Some metaphors feel so clichéd that you avoid making use of them – even if they are true to the core.
Gardening has been likened to many phenomena. Programming may be like gardening.
Picking the best ideas to guide your work and life may be.
Once the first of them appeared out of nothing. A small seedling in a random space in the garden. Looking like ordinary grass, superficially, but more symmetric. I let it grow to observe what it will morph into. It became a flower with exquisite yellow blossoms.
The blossoms turned into radiant golden balls of seeds in autumn, fragile spherical spaceships built from myriads of delicate little darts.
And now they are everywhere.
Everywhere, where I allow them to grow. They are allowed and encouraged to puncture the underground seal of the pseudo-sealed pseudo Zen garden.
You just need to remove other plants that make a feeble attempt at competing with the yellow ones.

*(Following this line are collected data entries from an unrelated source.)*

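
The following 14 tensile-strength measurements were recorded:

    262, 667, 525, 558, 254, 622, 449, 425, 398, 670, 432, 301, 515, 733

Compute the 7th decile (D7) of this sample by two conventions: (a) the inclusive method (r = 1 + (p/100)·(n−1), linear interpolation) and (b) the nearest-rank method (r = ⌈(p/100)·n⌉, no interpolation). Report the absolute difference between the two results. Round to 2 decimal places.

6.40

Sorted: 254, 262, 301, 398, 425, 432, 449, 515, 525, 558, 622, 667, 670, 733.
n = 14.
(a) r = 10.1; between ranks 10 (558) and 11 (622): 564.4.
(b) the nearest-rank method: rank 10 → 558.
|564.4 − 558| = 6.4.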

This is not work. It rather is, meditation. It is a metaphor.
You carefully and mindfully look at all the guests in your garden – which ones might be able to fend for themselves? Which ones are aesthetically pleasing (albeit in a way diverging from the usual standards of horticulture)?
Your standards may change and evolve. In the mid of the pandemic, I wanted to see The Red. Wild poppy was invited, and it has invaded the garden since.
This is low-maintenance gardening, the stage after giving up on cultivating vegetables that require intensive watering in our dry climate. You need to wield the scythe as farmers do – twice a year – and not use it as a lawn mower replacement. It looks like birds and insects appreciate it.
You can look at life, work, and business from the same vantage point, asking similar questions:
Which ideas are likely to grow organically,
requiring only negligible help and nudging?
What else should be cut back, removed, and discarded instead?
Does removing needless things feel like duty,
like an ordeal, and like work,
or does it feel natural and easy?
What is worthwhile to pursue – what is beautiful –
if you apply your very own definition of worth and beauty
instead of following the standard protocols
and comply with the definition you believe the majority uses?
At the beginning, The Land of Work may be barren desert or a messy jungle. Then you start gently removing the right things, and watch the other things grow – the ones that were just bestowed upon you.
You just need to accept the gift, humbly, and treat it with respect.